Além disso, a Deye Technology, fabricante de inversores e sistemas de energia, anunciou a Plentify como sua parceira de VPP na África do Sul. As duas empresas agregarão e coordenarão cerca de 2,7 GWh de baterias da Deye implantadas na África do Sul. Kornik observou que isso é o dobro da capacidade do projeto de sistema de armazenamento de energia em baterias da empresa estatal de eletricidade Eskom, que deve custar 11 bilhões de rands e levar quatro anos para ser concluído. O objetivo da parceria é recompensar os prosumidores (usuários que consomem eletricidade e também fornecem o excedente para a rede) pelo uso de seus ativos domésticos e demonstrar que a VPP pode trazer benefícios significativos para o sistema energético e para os prosumidores. A resiliência energética dos prosumidores não diminuirá, eles receberão taxas consideráveis e poderão compensar custos com tarifas de horário de uso para reduzir a conta.
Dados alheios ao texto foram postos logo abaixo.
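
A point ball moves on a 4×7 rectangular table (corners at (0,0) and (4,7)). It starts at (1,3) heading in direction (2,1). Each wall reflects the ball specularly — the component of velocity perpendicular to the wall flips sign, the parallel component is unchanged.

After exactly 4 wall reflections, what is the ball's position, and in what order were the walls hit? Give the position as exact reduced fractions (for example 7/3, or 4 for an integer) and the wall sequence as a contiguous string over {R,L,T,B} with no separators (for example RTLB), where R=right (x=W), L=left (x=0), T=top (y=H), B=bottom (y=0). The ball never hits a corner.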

Kornik destacou que, em escala de concessionária ou como nós de rede, esses sistemas podem fornecer serviços de resposta à demanda ultrarrápidos e flexíveis; se o sistema puder ser implantado no nível de baixa tensão, os serviços auxiliares de rede podem ser usados para armazenar energia rotativa. Ele afirmou que a era da VPP residencial chegou, já foi comprovada como escalável, microrredes de dispositivo único funcionam e podem ser expandidas em toda a rede. Com base em milhões de aquecedores de água e centenas de milhares de instalações solares, essas soluções representam o maior recurso flexível não explorado da África do Sul. O obstáculo está nas políticas, que precisam permitir a monetização. Por exemplo, o programa de resposta à demanda da Eskom poderia ser expandido de apenas aquecedores de água para baterias, ativando a rotação virtual em redes de baixa tensão e agregando resposta à demanda, permitindo que essas empresas participem do mercado atacadista de eletricidade sul-africano. Kornik deu as boas-vindas a parceiros para construir grandes VPPs residenciais, a fim de impulsionar mudanças nas políticas.